トクヤマ、マレーシアのポリシリコン工場売却
太陽光から完全撤退
日本の太陽光発電業界から主要企業が去った。経営再建中のトクヤマだ。9月下旬、同社は太陽電池原料のポリシリコンを生産するマレーシア工場を韓国OCIに約100億円で売却すると発表。事実上、太陽光発電からの撤退を決めた。
トクヤマは、苛性ソーダ、塩ビなどを生産する大手化学メーカーで、半導体用の超高純度ポリシリコンでは世界に名だたるメーカーだ。太陽電池向けのポリシリコンも、2007年頃までは、米ヘムロックセミコンダクター、独ワッカーケミー、米MEMCエレクトロニクス、米RECシリコンと肩を並べ、5大メーカーの1社に名を連ねていた。
07年頃から太陽電池向けポリシリコンの需要が急速に拡大したが、メーカーは増産リスクを懸念し、半導体向けに供給するポリシリコンの一部を太陽電池に供給する程度にとどめ、太陽電池向けポリシリコンの工場建設にはなかなか踏み切らなかった。ポリシリコンメーカーは半導体の需要サイクルと設備投資のタイミングが合わず、何度も辛酸をなめてきたからだ。

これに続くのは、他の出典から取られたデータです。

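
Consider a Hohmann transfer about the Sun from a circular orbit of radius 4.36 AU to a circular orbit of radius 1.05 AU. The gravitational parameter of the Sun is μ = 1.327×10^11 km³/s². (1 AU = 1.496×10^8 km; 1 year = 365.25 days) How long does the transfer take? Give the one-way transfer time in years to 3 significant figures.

t = 2.22 years

In km: r₁ = 4.36 × 1.496×10^8 = 6.52256×10^8 km; r₂ = 1.05 × 1.496×10^8 = 1.5708×10^8 km.
Transfer-ellipse semi-major axis a_t = (r₁ + r₂)/2 = (6.52256×10^8 + 1.5708×10^8)/2 = 4.04668×10^8 km.
By Kepler's third law the transfer-orbit period is T = 2π√(a_t³/μ), so t = T/2 = 7.020×10^7 s.
Converting: 7.020×10^7 s ÷ 3.15576×10^7 s/year (365.25 × 86400) = 2.22 years.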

ただ、メーカーが増産を渋っていたために、やがてポリシリコンの市況が高騰。08年頃にはスポット価格が㎏あたり100米ドルを優に超え、一時は400米ドルまで暴騰する。そこで、大手メーカーは太陽電池メーカーやシリコンウエハメーカーなどとポリシリコンの長期契約を結んでリスクをヘッジし、増産に踏み切った。
しかし、慎重なトクヤマは出遅れ、結局太陽電池向け専用工場への投資を決めたのは09年に入ってからだった。この頃になると、ポリシリコンの市況も落ち着き、トクヤマは「マレーシアに関して長期契約はほとんど結べなかった」(トクヤマ広報部)のである。
それでもトクヤマは09年8月にマレーシア・サラワク州ビンツル市北東のサマラジュ工業団地に約200万㎡の敷地を確保し、工場の運営会社として100%子会社のトクヤママレーシアを設立。11年2月には約800億円投じて年産能力6200tの第1期プラントの工事を開始した。11年には年産能力1万3800tの第2期プラントの建設も決め、12年2月に着工している。第1期、第2期合わせて投資額は2100億円にのぼっており、まさに社運をかけた一大プロジェクトを敢行したのだ。
12年5月当時、幸後和壽社長は、「第1期プラントで生産したポリシリコンはn型単結晶シリコン向けに㎏単価40〜45米ドルで販売していく。第二期プラントでは、安価で競争力のある汎用型のポリシリコンを生産していく」と語っていた。
当時の幸後社長の読みでは、第1期プラントが稼働する13年時のポリシリコン相場は45米ドル、第2期プラントが稼働する14年でも同40米ドル程度で推移すると想定していた。
ところがこれは大誤算だった。工場が完成するまでにポリシリコンの市況が暴落。09年頃、長期契約の比較的安い取引価格でも㎏単価60米ドル程度だったものが、中国や韓国の新興メーカーによる相次ぐ増産によって供給量が急増。11年から価格が下落し、12年後半には20米ドル以下まで落ち込んだのである。
12年後半には第1期プラントを半導体向けに出荷すると方針を転換し、13年に完工。翌14年には第2期プラントも完成させたが、もはや投資回収の目途が立たなかった。
トクヤマは14年度に第1期プラントの減損などで653億円の最終赤字に。翌15年度は第2期プラントをほぼ全額減損処理し、1005億円の最終赤字に沈んだ。結局2100億円もの巨費をかけて建設したマレーシア工場を一度も本格稼働させないまま、わずか100億円でOCIに売却することになったのだ。